Jyll Bradley would like to collaborate with adopted children and families to create a new ambitious survey exhibition Running and Returning.

We would like to invite adopted children and families to collaborate with The Box, Plymouth and a brilliant local artist, Jyll Bradley, to create a new artwork in response to her ambitious survey exhibition Running and Returning, on display at The Box in Plymouth from 5 April 2025 to 3 November 2025. The artwork will be displayed in The Box in Simmons Learning Room display case from 3 June to 14 September 2025.

To show an expression of interest please email Adam.Milford@plymouth.gov.uk

display case
The display case is large and very prominent – the artwork will be displayed in The Box in Simmons Learning Room display case from 3 June to 14 September 2025

Running and Returning will explore over 30 years of the artist’s practice in Britain and beyond.

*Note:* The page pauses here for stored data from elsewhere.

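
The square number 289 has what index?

17

We need n² = 289, so n = √289 = 17.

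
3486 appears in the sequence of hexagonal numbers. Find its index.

42

Set n(2n−1) = 3486, giving 2n² − n − 3486 = 0.
The discriminant is 1 + 8·3486 = 27889, and √27889 = 167.
So n = (1 + 167) / 4 = 168/4 = 42.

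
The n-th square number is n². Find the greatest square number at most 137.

Solve n² ≤ 137 for integer n.
n = 11 gives 121 ≤ 137, while n = 12 gives 144 > 137; so the answer is 121.

121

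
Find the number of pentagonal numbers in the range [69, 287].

The n-th pentagonal number is n(3n−1)/2.
Smallest index with value ≥ 69: n = 7 (giving 70).
Largest index with value ≤ 287: n = 14 (giving 287).
Indices 7 through 14: 8 terms.

8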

It will present installations, sculpture, performance, film and photography. Importantly, it will demonstrate the cyclical inspiration that provides a basis for her practice.

Bradley’s early experiences shape her identity and practice. Growing up in rural Kent, Bradley was immersed in nature, light and the colour green – an instantly recognisable colour-feature in her work. She also spent many summers as a child in the South West, connecting with her adoptive relatives and the land. Her early memories from the region include noticing the light come through a stained-glass window in Stoke Damerel Church, located in a Plymouth suburb.

Background

In 1960’s Britain over 160,000 children were ‘given up’ for adoption at birth through a closed system which denied them any legal right to their identity until adulthood. Jyll Bradley was one of those children. Her film M.R. (2021) is a tender coming of age story exploring the subject of childhood adoption, creativity and identity.  The story of M.R. is told through the sculpture installation Green/Light (for M.R.), commissioned for the Folkestone Triennial 2014 which marked her return to Folkestone, where she was born and adopted. The film is narrated by Bradley and draws upon diaries she wrote as a young artist at a time when she was searching for her birth mother as well as a sense of artistic identity. M.R. is a story of an artist in search of her creative origins and asks universal questions about why we make art and how art in turn makes us.

Jyll Bradley biography

Jyll Bradley (b.1966, Folkestone) is an English artist and writer based in London who works across installation, sculpture, performance, film and photography. Bradley studied Fine Art at Goldsmiths’ College (1985-88) and Slade School of Art (1991-93). In her early works she used photographic lightboxes, which could be found in street advertising, as an artistic medium and was one of the first artists – if not the first – in the UK to do so. She has worked as an award-winning writer for BBC Radio, creating original dramas and documentaries with a particular focus on women’s lives and hidden stories, with narrative storytelling being central to her work. Bradley’s focus on community and place-making has led her to create large-scale public works, using her signature materials of fluorescent Plexiglas and LED, such as Green/Light (for M.R.) (2014) for the 2014 Folkestone Triennial and The Hop (2022) for the Hayward Gallery.